Miller will be writing an essay on Goethe’s notion of research as
a way of life for a festschrift, and he is also working on a preface to a new
French translation of his book, Peiresc’s Europe, that is
being published by Albin Michel in spring 2015. But his main project for the
summer is the ongoing work to prepare the final version of a manuscript
destined for Cornell University Press: An Intellectual History of
Material Culture.
Andrew
Morrall is giving the keynote lecture at a three day-symposium
organized by INHA, Centre André Chastel, Paris, June 19-21, on the theme of
Civic Artists and Court Artists (1300-1600). On June 28, he is giving a talk:
“Education, Ethics, and Identity in the Making of English Seventeenth-Century
Domestic Embroidery”, in a conference on Cultural Production in Early Modern
England at the Shakespeare Institute, Stratford upon Avon, University of
Birmingham.
Elizabeth
Simpson is planning a research trip to Turkey in August, to work
at the Museum of Anatolian Civilizations in Ankara on the reinstallation of the
Gordion wooden artifacts in the renovated museum galleries.
Paul Stirton is
speaking at “One Design Week” at Plovdiv, Bulgaria, the week of June 19.

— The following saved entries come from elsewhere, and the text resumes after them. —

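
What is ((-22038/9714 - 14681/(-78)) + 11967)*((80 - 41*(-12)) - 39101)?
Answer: -19710135904977/42094 ≈ -4.6824e+8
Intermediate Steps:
((-22038/9714 - 14681/(-78)) + 11967)*((80 - 41*(-12)) - 39101) = ((-22038*1/9714 - 14681*(-1/78)) + 11967)*((80 + 492) - 39101) = ((-3673/1619 + 14681/78) + 11967)*(572 - 39101) = (23482045/126282 + 11967)*(-38529) = (1534698739/126282)*(-38529) = -19710135904977/42094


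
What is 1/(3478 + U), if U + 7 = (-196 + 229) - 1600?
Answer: 1/1904 ≈ 0.00052521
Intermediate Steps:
U = -1574 (U = -7 + ((-196 + 229) - 1600) = -7 + (33 - 1600) = -7 - 1567 = -1574)
1/(3478 + U) = 1/(3478 - 1574) = 1/1904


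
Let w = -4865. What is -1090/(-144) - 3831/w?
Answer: 2927257/350280 ≈ 8.3569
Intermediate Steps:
-1090/(-144) - 3831/w = -1090/(-144) - 3831/(-4865) = -1090*(-1/144) - 3831*(-1/4865) = 545/72 + 3831/4865 = 2927257/350280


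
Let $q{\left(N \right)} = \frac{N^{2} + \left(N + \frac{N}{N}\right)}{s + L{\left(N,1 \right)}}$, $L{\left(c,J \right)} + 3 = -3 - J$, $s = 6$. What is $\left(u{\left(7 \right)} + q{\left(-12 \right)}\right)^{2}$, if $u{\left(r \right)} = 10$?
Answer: $15129$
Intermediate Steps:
$L{\left(c,J \right)} = -6 - J$ ($L{\left(c,J \right)} = -3 - \left(3 + J\right) = -6 - J$)
$q{\left(N \right)} = -1 - N - N^{2}$ ($q{\left(N \right)} = \frac{N^{2} + \left(N + \frac{N}{N}\right)}{6 - 7} = \frac{N^{2} + \left(N + 1\right)}{6 - 7} = \frac{N^{2} + \left(1 + N\right)}{6 - 7} = \frac{1 + N + N^{2}}{-1} = \left(1 + N + N^{2}\right) \left(-1\right) = -1 - N - N^{2}$)
$\left(u{\left(7 \right)} + q{\left(-12 \right)}\right)^{2} = \left(10 - 133\right)^{2} = \left(-123\right)^{2} = 15129$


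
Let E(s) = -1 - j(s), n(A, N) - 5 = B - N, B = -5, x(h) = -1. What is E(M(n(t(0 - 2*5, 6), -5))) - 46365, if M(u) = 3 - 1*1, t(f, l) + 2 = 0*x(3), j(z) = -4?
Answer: -46362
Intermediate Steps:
t(f, l) = -2 (t(f, l) = -2 + 0*(-1) = -2 + 0 = -2)
n(A, N) = -N (n(A, N) = 5 + (-5 - N) = -N)
M(u) = 2 (M(u) = 3 - 1 = 2)
E(s) = 3 (E(s) = -1 - 1*(-4) = -1 + 4 = 3)
E(M(n(t(0 - 2*5, 6), -5))) - 46365 = 3 - 46365 = -46362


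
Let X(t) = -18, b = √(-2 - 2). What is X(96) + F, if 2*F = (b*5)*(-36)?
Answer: -18 - 180*I ≈ -18.0 - 180.0*I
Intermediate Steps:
b = 2*I (b = √(-4) = 2*I ≈ 2.0*I)
F = -180*I (F = (((2*I)*5)*(-36))/2 = ((10*I)*(-36))/2 = (-360*I)/2 = -180*I ≈ -180.0*I)
X(96) + F = -18 - 180*I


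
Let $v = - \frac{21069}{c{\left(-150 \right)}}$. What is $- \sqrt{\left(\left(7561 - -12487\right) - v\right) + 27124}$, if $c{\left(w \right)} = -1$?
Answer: $- \sqrt{26103} \approx -161.56$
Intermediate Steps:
$v = 21069$ ($v = - \frac{21069}{-1} = \left(-21069\right) \left(-1\right) = 21069$)
$- \sqrt{\left(\left(7561 - -12487\right) - v\right) + 27124} = - \sqrt{\left(\left(7561 - -12487\right) - 21069\right) + 27124} = - \sqrt{\left(\left(7561 + 12487\right) - 21069\right) + 27124} = - \sqrt{\left(20048 - 21069\right) + 27124} = - \sqrt{-1021 + 27124} = - \sqrt{26103}$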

His talk is on publishing design history, and is entitled “Who Writes the
History of Design?”
Earlier this month, Professor Stirton had coffee with Amber Winick (MA 2013) in
Budapest where Amber is a Fulbright Scholar researching Hungarian designs
for children. Paul relates that they were “actually in a famous cafe
in Buda called Bambi, well known for its ceramic murals from the 1950s, but
unfortunately you cannot see them from this image.” The photographer was
Juliet Kinchin, former BGC faculty member and current curator at MOMA. The
little one is Amber’s daughter, Alice.
Catherine
Whalen will lead the 2014 Craft Research Fund selection panel at
the Center for Craft, Creativity and Design in Asheville, North Carolina. www.craftcreativitydesign.org/2014-craft-research-fund/
The mission of the Center for
Craft, Creativity & Design is to advance the understanding of craft by
encouraging and supporting research, critical dialogue, and professional
development. This will be the Center’s ninth year of awarding Craft Research
Fund Awards. Each year $95,000 is granted to academic researchers, independent
scholars, curators, and graduate students who apply according to three
categories: project grants, exhibition grants, and graduate research grants.